Tideland (2006)
Directed by Terry Gilliam
Written by Tony Grisoni, Terry Gilliam
Starring Jodelle Ferland, Brendan Fletcher, Janet McTeer, Jennifer Tilly, Jeff Bridges
Release Date October 27th, 2006
Published November 17th, 2006
Writer-director Terry Gilliam has always directed his fantasies. Be they weird or myopic or paranoid, Gilliam directs entirely from his imagination, practical concerns be damned. His latest dream-scape is a perfect example. As Gilliam is forced to admit, in a bizarre opening behind the scenes prologue, Tideland is his own fantasy of what life would be like if he were a pre-teen girl. Based on a novel Mitch Cullen, Terry Gilliam's take on life as a tween girl is even more disturbing and bizarre than even his most ardent fans may expect.
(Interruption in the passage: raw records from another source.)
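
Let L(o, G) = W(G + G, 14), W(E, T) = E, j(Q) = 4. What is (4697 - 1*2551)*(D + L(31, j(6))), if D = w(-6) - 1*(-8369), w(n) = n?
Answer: 17964166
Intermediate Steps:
L(o, G) = 2*G (L(o, G) = G + G = 2*G)
D = 8363 (D = -6 - 1*(-8369) = -6 + 8369 = 8363)
(4697 - 1*2551)*(D + L(31, j(6))) = (4697 - 1*2551)*(8363 + 2*4) = (4697 - 2551)*(8363 + 8) = 2146*8371 = 17964166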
Jeliza Rose (Jodelle Ferland), the daughter of a pair of serious heroin addicts, watches first her mom (Jennifer Tilly) and then her dad (Jeff Bridges), die of drug overdoses. The heroin prepared for mom and dad by Jeliza herself, causes her to recede into her self created fantasy world where a witch named Dell (Janet McTeer) and her mentally challenged henchman (Brenden Fletcher) become her pseudo family and the doll heads she wears as finger puppets carry on long, imaginative conversations with her.
Terry Gilliam isn't kidding when he claims this is what his life would be like were he a pre-teen girl. Wild, imaginative, perverse visions of love, death, sex and parenthood are all themes that Gilliam has tackled before. However, Tideland takes Gilliam's extreme fantasies to a whole new level of perversion. Perhaps Terry Gilliam has finally tweaked a puritan part of my brain but I find there to be something very wrong about presenting a Terry Gilliam fantasy through the eyes of this little girl.
This is a fantasy that includes not just the drug overdose deaths of two parents from heroin doses administered by their own daughter but also the subsequent gutting, embalming, and slow decomposition of the father as the child continues chatting away as if dad were just napping. Then there is the creepy pseudo-romance. The pre-teen girl has a childish dalliance with the mentally challenged guy. In scenes that are both creepy and strangely sweet these two people who have no idea what intimacy is engage in the kind of childish exploration that would be cute if the mentally challenged guy weren't in his mid-twenties and quite insane.
There is, at the very least, some exceptional visual artwork in Tideland. Cinematographer Nicola Pecorini does some fine work giving vivid life to each of Terry Gilliam's most twisted ideas. For better or worse, the look of Tideland is as impressive as the story is disturbing and horrifying. And yet, Gilliam doesn't treat the horror as horror, there is a distinct sense of dreamlike fantasy, not light-hearted really, but Gilliam is not leaning into the horror that is very much present in this story and while some find that dichotomy compelling, I found it repellent.
Every experience Terry Gilliam's pre-teen protagonist has, from watching both parents die, to the creepy mentally challenged 'boyfriend,' to the presence of the witch in her fantasies, are all played to such a low key whimsy that they barely register. You may watch in horror as scenes of degradation and dark humor play out, but you will also likely find your mind wandering as Gilliam underplays the horror of the scene in favor of playing off a more goofball dispassionate response from this deeply troubled and traumatized young girl.
Terry Gilliam has demonstrated the genius of his myopic, selfish approach to film-making in movies as varied as 12 Monkeys, Brazil, and Fear and Loathing In Las Vegas. In Tideland however, he takes that weird personal vision to its navel-gazing nadir. This is a movie made by Terry Gilliam for Terry Gilliam and while I admire any filmmaker who doesn't bow to audience concerns about what the majority of people want to see, that doesn't make a movie like Tideland fun to watch.